Aim: To compare between the effects of rebounding exercises and whole body vibration on functional capacity, genu recurvatum angles and bone mineral density in children with Down syndrome. Study Design: Prospective, randomized controlled study. Place and Duration of Study: National Institute for Neuro-Motor System, Egypt, between June 2014 and September 2014. Methodology: Thirty children with Down syndrome (16 boys and 14 girls) whose age ranged from 6 to 8 years. They were assigned randomly into two equal study groups (n=15). Study group I received rebounding exercise and study group II received whole body vibration. In addition, both groups received the same designed exercise program. Functional capacity via 6-minute walk test, genu recurvatum angles and bone mineral density were evaluated before and after 3 successive months of treatment. Results: Significant differences were observed in both groups when comparing their pre and post-treatment mean values of all measuring variables (p<0.05). Six minute walk test was changed from (300±9.258, 294.667±9.904) meters to (350±8.451, 357.333±13.741) meters for study group I and II respectively. Right genu recurvatum angles were changed from (20.330±1.543, 19.730±1.534) degrees to (17.800±1.699, 16.130±1.885) degrees for study groups I and II, respectively while left genu recurvatum angles were changed from (19.930±1.486, 19.870±1.407) degrees to (17.600±1.549, 15.067±1.223) degrees for study groups I and II, respectively.
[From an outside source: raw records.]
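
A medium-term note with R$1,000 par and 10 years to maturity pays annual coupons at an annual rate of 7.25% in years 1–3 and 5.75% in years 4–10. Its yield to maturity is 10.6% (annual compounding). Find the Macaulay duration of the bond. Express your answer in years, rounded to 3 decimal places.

7.148 years

Periodic yield y = 0.106. Discount each cash flow and weight by its year:
  t   CF        PV=CF/(1+0.106)^t    t·PV
  1        72.50        65.5515        65.5515
  2        72.50        59.2690       118.5380
  3        72.50        53.5886       160.7659
  4        57.50        38.4280       153.7118
  5        57.50        34.7450       173.7250
  6        57.50        31.4150       188.4900
  7        57.50        28.4042       198.8291
  8        57.50        25.6819       205.4550
  9        57.50        23.2205       208.9846
  10    1,057.50       386.1261     3,861.2605
  Σ                    746.4297     5,335.3115
Price P = Σ PV = 746.4297.
Macaulay duration = Σ(t·PV) / P = 5,335.3115 / 746.4297 = 7.14777 years.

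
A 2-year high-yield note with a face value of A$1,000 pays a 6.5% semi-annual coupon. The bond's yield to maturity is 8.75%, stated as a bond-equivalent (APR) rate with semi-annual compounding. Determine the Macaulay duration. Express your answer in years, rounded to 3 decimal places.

Periodic yield y = 0.04375. Discount each cash flow and weight by its period:
  t   CF        PV=CF/(1+0.04375)^t    t·PV
  1        32.50        31.1377        31.1377
  2        32.50        29.8326        59.6651
  3        32.50        28.5821        85.7463
  4     1,032.50       869.9697     3,479.8786
  Σ                    959.5220     3,656.4277
Price P = Σ PV = 959.5220.
Macaulay duration = Σ(t·PV) / P = 3,656.4277 / 959.5220 = 3.81068 half-year periods.
In years: 3.81068 / 2 = 1.90534 years.

1.905 years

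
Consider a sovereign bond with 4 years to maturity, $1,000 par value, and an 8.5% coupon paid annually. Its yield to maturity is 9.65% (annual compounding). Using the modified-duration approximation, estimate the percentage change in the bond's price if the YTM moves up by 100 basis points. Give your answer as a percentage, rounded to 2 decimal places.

Periodic yield y = 0.0965. Modified duration first:
  t   CF        PV=CF/(1+0.0965)^t    t·PV
  1        85.00        77.5194        77.5194
  2        85.00        70.6971       141.3942
  3        85.00        64.4752       193.4257
  4     1,085.00       750.5769     3,002.3076
  Σ                    963.2686     3,414.6469
P = 963.2686; D_Mac = 3.54485 yrs; D_mod = 3.54485/(1+0.0965) = 3.23288 yrs.
ΔP/P ≈ -D_mod · Δy = -3.23288 × (+0.01) = -0.032329 = -3.2329%.

-3.23%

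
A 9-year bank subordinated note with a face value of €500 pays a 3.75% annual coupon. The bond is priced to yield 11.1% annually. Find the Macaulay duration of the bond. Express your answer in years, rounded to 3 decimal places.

Periodic yield y = 0.111. Discount each cash flow and weight by its year:
  t   CF        PV=CF/(1+0.111)^t    t·PV
  1        18.75        16.8767        16.8767
  2        18.75        15.1905        30.3811
  3        18.75        13.6729        41.0186
  4        18.75        12.3068        49.2272
  5        18.75        11.0772        55.3861
  6        18.75         9.9705        59.8230
  7        18.75         8.9743        62.8204
  8        18.75         8.0777        64.6218
  9       518.75       201.1553     1,810.3981
  Σ                    297.3020     2,190.5529
Price P = Σ PV = 297.3020.
Macaulay duration = Σ(t·PV) / P = 2,190.5529 / 297.3020 = 7.36811 years.

7.368 years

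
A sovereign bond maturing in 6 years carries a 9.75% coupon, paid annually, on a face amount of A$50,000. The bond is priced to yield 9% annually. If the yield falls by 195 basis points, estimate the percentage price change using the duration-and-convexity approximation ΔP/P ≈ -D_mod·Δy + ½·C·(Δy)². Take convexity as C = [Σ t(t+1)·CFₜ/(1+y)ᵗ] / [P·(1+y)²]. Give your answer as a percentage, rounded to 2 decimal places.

With y = 0.09:
  t   CF        PV=CF/(1+0.09)^t    t·PV        t(t+1)·PV
  1     4,875.00     4,472.4771     4,472.4771       8,944.9541
  2     4,875.00     4,103.1900     8,206.3799      24,619.1398
  3     4,875.00     3,764.3945    11,293.1834      45,172.7336
  4     4,875.00     3,453.5729    13,814.2916      69,071.4581
  5     4,875.00     3,168.4155    15,842.0775      95,052.4652
  6    54,875.00    32,720.1696   196,321.0174   1,374,247.1216
  Σ                 51,682.2195   249,949.4269   1,617,107.8725
P = 51,682.2195; D_Mac = 4.83628 yrs; D_mod = 4.43695 yrs; C = 26.33570.
Duration effect: -4.43695 × (-0.0195) = +0.086521
Convexity effect: 0.5 × 26.33570 × (-0.0195)² = +0.0050071
ΔP/P ≈ +0.086521 + 0.0050071 = +0.091528 = +9.1528%.

+9.15%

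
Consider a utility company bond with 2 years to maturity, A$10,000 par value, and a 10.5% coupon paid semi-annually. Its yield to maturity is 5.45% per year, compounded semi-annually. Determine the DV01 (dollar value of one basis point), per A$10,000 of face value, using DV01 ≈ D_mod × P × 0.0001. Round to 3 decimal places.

A$1.984

Periodic yield y = 0.02725.
  t   CF        PV=CF/(1+0.02725)^t    t·PV
  1       525.00       511.0733       511.0733
  2       525.00       497.5159       995.0319
  3       525.00       484.3183     1,452.9548
  4    10,525.00     9,451.8649    37,807.4595
  Σ                 10,944.7724    40,766.5195
P = 10,944.7724; D_Mac = 3.72475 half-year periods = 1.86237 yrs; D_mod = 1.81297 yrs.
DV01 ≈ 1.81297 × 10,944.7724 × 0.0001 = 1.984255.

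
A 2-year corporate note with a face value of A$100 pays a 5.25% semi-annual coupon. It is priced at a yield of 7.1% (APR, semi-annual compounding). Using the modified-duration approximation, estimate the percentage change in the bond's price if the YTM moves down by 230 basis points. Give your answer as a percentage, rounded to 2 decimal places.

+4.27%

Periodic yield y = 0.0355. Modified duration first:
  t   CF        PV=CF/(1+0.0355)^t    t·PV
  1        2.625         2.5350         2.5350
  2        2.625         2.4481         4.8962
  3        2.625         2.3642         7.0925
  4      102.625        89.2592       357.0366
  Σ                     96.6064       371.5603
P = 96.6064; D_Mac = 3.84612 half-year periods = 1.92306 yrs; D_mod = 1.92306/(1+0.0355) = 1.85713 yrs.
ΔP/P ≈ -D_mod · Δy = -1.85713 × (-0.023) = +0.042714 = +4.2714%.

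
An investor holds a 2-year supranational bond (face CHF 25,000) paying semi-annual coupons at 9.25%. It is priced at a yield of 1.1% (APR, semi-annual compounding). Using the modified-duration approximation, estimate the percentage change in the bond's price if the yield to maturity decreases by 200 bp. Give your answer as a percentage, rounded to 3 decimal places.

+3.743%

Periodic yield y = 0.0055. Modified duration first:
  t   CF        PV=CF/(1+0.0055)^t    t·PV
  1     1,156.25     1,149.9254     1,149.9254
  2     1,156.25     1,143.6354     2,287.2708
  3     1,156.25     1,137.3798     3,412.1395
  4    26,156.25    25,588.6386   102,354.5542
  Σ                 29,019.5792   109,203.8900
P = 29,019.5792; D_Mac = 3.76311 half-year periods = 1.88156 yrs; D_mod = 1.88156/(1+0.0055) = 1.87126 yrs.
ΔP/P ≈ -D_mod · Δy = -1.87126 × (-0.02) = +0.037425 = +3.7425%.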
Bone mineral density of femoral neck was changed from (0.576±0.015, 0.580±0.016) g/cm2 to (0.805±0.042, 0.831±0.066) g/cm2; distal tibia changed from (0.335±0.085, 0.339±0.089) g/cm2 to (0.485±0.095, 0.549±0.083) g/cm2; proximal tibia from (0.557±0.017, 0.565±0.017) g/cm2 to (0.781±0.053, 0.827±0.076) g/cm2 for study groups I and II, respectively. No significant differences were recorded between both groups when comparing their post-treatment mean values of six minute walk test and bone mineral density while significant differences were recorded in genu recurvatum angles in favor of the study group II (p < 0.05). Conclusion: Both rebounding exercises and whole body vibration are effective in correcting genu recurvatum, increasing low bone mineral density and functional capacity for the children with Down syndrome. The whole body vibration in correction of genu recurvatum angle is more effective in comparison to rebounding exercises.